Abstract
Intellectual disability (ID) disorders are a group of neurodevelopmental disorders defined by limitations in adaptive behavior and cognitive abilities. One to three percent of the global population are estimated to have some degree of ID. The X chromosome accounts for about 15 percent of currently known ID-associated genes. X-linked intellectual disabilities (XLID) are caused by mutations in genes on the X chromosome. In female somatic cells, one X chromosome becomes randomly transcriptionally inactive in each cell, ensuring an X-linked gene dosage compensation between females and males, known as X chromosome inactivation (XCI). This causes a mosaic expression of neurons, where half of the cells express the healthy copy of the gene and the other half express the mutant copy. Interestingly, an estimated 15-30% of X-linked genes escape XCI. These escape genes are associated with specific epigenetic signatures linked to active chromatin. Due to random XCI in females, the presence of the healthy allele in cells presents an opportunity to reactivate the healthy allele from the inactive X chromosome with targeted epigenetic editing.
The overall purpose of this study is to expand an already developed epigenetic editing platform to modify the expression of several XLID genes. A CRISPR activation (CRISPRa) library for nine XLID genes, containing ten sgRNAs per gene, was constructed with the intention of achieving higher throughput in targeting multiple gene loci. It was constructed by cloning individual Weismann CRISPRa single guide RNAs (sgRNAs), with a single Golden Gate cloning reaction, into U6 expression plasmids and sequence validated by amplicon sequencing. The XLID CRISPRa library was then packaged in lentiviral particles. Upon the construction of a CRISPRa library, target genes could be further analyzed by transducing HEK293T cells and probing for gene regulation using RT-qPCR. Following the library screen, target genes and sgRNAs could be selected for deeper assessment of reactivation.
As a proof of concept, we screened sgRNAs targeting the XLID gene, CASK with different epigenetic effector domains. If successful, this approach would lead to targeted reactivation of the wildtype CASK allele from the inactive X chromosome in heterozygous females. De novo loss of function mutations in the X-linked gene CASK disrupt brain development and cause severe symptoms such as severe learning impairments, abnormal repetitive behaviors, and recurrent seizures. The initial CASK sgRNA screen was followed by the identification of sgRNA combinations to increase efficacy of gene regulation.

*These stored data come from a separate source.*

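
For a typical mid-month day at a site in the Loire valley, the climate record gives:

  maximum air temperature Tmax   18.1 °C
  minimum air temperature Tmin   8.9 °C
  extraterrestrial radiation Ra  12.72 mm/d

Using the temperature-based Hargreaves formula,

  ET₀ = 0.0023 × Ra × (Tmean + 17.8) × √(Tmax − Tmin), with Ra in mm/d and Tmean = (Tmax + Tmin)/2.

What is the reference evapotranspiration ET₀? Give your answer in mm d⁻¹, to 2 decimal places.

2.78 mm d⁻¹

Tmean = (18.1 + 8.9)/2 = 13.50 °C
ET₀ = 0.0023 × 12.72 × (13.50 + 17.8) × √9.2 = 0.0023 × 12.72 × 31.30 × 3.0332 = 2.7775 mm/d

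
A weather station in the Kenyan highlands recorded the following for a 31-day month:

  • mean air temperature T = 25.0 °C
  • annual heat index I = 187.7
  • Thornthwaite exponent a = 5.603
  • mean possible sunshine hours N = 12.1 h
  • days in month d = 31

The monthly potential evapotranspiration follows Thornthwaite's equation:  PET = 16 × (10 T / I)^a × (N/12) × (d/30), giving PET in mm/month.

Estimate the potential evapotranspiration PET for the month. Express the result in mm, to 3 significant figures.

10T/I = 10 × 25.0 / 187.7 = 1.3319
(10T/I)^a = 1.3319^5.603 = 4.9821
Uncorrected PET = 16 × 4.9821 = 79.714 mm
Correction = (N/12)(d/30) = (12.1/12)(31/30) = 1.0419
PET = 79.714 × 1.0419 = 83.054 mm/month

83.1 mm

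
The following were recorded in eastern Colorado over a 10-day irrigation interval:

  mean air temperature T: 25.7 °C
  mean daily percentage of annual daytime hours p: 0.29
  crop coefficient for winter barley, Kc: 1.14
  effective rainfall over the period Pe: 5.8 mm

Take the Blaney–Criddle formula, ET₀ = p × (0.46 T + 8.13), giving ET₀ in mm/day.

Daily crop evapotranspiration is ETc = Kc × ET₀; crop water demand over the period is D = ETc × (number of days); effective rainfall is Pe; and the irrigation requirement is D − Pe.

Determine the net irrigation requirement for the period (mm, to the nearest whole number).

ET₀ = 0.29 × (0.46 × 25.7 + 8.13) = 0.29 × 19.952 = 5.7861 mm/d
ETc = Kc × ET₀ = 1.14 × 5.7861 = 6.5962 mm/d
Crop demand D = ETc × 10 d = 6.5962 × 10 = 65.962 mm
D − Pe = 65.962 − 5.8 = 60.162 mm

60 mm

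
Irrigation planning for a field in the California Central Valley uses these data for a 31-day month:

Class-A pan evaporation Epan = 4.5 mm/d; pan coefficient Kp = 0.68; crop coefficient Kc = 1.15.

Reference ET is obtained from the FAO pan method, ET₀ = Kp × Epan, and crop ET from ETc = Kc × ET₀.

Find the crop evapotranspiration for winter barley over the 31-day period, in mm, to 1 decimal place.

ET₀ = 0.68 × 4.5 = 3.0600 mm/d
ETc = Kc × ET₀ = 1.15 × 3.0600 = 3.5190 mm/d
Over 31 days: 3.5190 × 31 = 109.089 mm

109.1 mm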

Split dCas9 plasmids on the AAV2 backbone expressing C terminal (C-) MPH and N-terminal (N-) VP64-p65-Rta (VPR) tripartite activator construct (MPH/VPR) were co-transfected in HEK293T cells with individual CASK sgRNAs. qRT-PCR was used to determine increased CASK expression. sgRNA 1 significantly increased CASK expression when coupled with MPH/VPR. To assess if combinations of sgRNA would lead to synergistic effects for gene regulation, combinations of up to three sgRNAs were transfected with MPH/VPR in HEK293T cells. sgRNA combinations were semi-randomly selected equally tiled across the promoter. Two combinations consisting of three sgRNAs each, resulted in a significant increase in CASK expression.
The lead individual sgRNA(s) and sgRNA combination(s) displaying an increase in CASK expression were further tested using C-terminal TET1 catalytic domain (TET1CD) and N- terminal VPR split dCas9 constructs to assess how TET1, a demethylating agent, combined with a strong trans-activator such as VPR (TET1/VPR) affects CASK gene expression and to further assess DNA methylation editing of the CASK gene promoter. A combination consisting of three sgRNAs that displayed a significant increase in CASK expression when co-transfected with MPH/VPR in HEK293T cells, also resulted in a significant increase in CASK expression with TET1/VPR.
In summary, we have shown that the XLID-associated gene CASK can be regulated with CRISPR/dCas9. sgRNAs for CASK will be further tested for epigenetic editing using C-TET1CD and N-VPR split dCas9 constructs for targeted demethylation. Future studies will use CASK variant containing iPSC-derived neuronal stem cells and patient-derived cells to assess reactivation and functional recovery.